If this move is part of a staged plan on your part to join the agency permanently, then it makes a certain tacky sense. If it isn’t, you may well find that’s exactly what it turns out to be – but without the planning.
Do you think there was a golden age of advertising?
No. But the myth-makers have been so relentless and so consistent that I’ve lost all hope of ever disinterring the truth.
According to myth, about 40-something years ago, all advertising in this country was so urbane and so civilised that the great British public preferred it to the programmes. Hence the golden age.
This myth is based on about ten advertisements that appeared on just one medium: television. The commercials in question shared one characteristic: they won the approval of friends, relations, acquaintances and opinion-formers who normally felt advertising too questionable or too trivial to warrant their attention. They were judged exclusively on style rather than effect, though many of them worked well. They allowed people who knew nothing about advertising to say: "That’s what I call a good ad." And, for the first time, people who worked in advertising agencies could go to cocktail parties and admit to what they did for a living. No such admiration was expressed for ads in any other medium, nor for the other 95 per cent of commercials. It was just this tiny minority of beautifully crafted television ads that conferred not just respectability but even respect on advertising practitioners; most of whom, of course, had had nothing whatsoever to do with the commercials in question.
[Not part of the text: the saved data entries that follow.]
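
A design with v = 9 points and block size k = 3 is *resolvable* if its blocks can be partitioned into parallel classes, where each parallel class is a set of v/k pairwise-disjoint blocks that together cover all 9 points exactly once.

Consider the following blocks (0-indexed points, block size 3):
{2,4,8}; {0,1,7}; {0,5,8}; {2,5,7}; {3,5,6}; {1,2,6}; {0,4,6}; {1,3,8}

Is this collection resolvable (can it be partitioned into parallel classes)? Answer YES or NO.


v = 9, block size k = 3, number of blocks = 8.
For resolvability, blocks must partition into parallel classes of size v/k = 3.
Total blocks must therefore be a multiple of 3: 8 = 3·2 + 2 ⇒ not divisible ✗.
Resolvable? NO.

NO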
It wasn’t a golden age of advertising. It just felt like that to those of us in
the business.
Dear Jeremy, I’m a marketer who has just been offered a job agency-side. The salary’s worse but the hours are shorter and the office is nicer. Any advice on whether to switch sides?
The hours, the money and the accommodation are irrelevant. Forget them. If they’re all wonderful and you make the wrong decision, they’ll simply remind you on a daily basis that you made the wrong decision.
This is all you need to know about yourself. Do you like to get your way by exercising your authority or by exercising your powers of advocacy and persuasion? If the former, stay exactly where you are. If the latter, jump ship.
That’s it, really.
Dear Jeremy, In or out? Which way will you be voting and what’s best for our industry?
I plan to dither and vacillate until 23 June and then vote "in".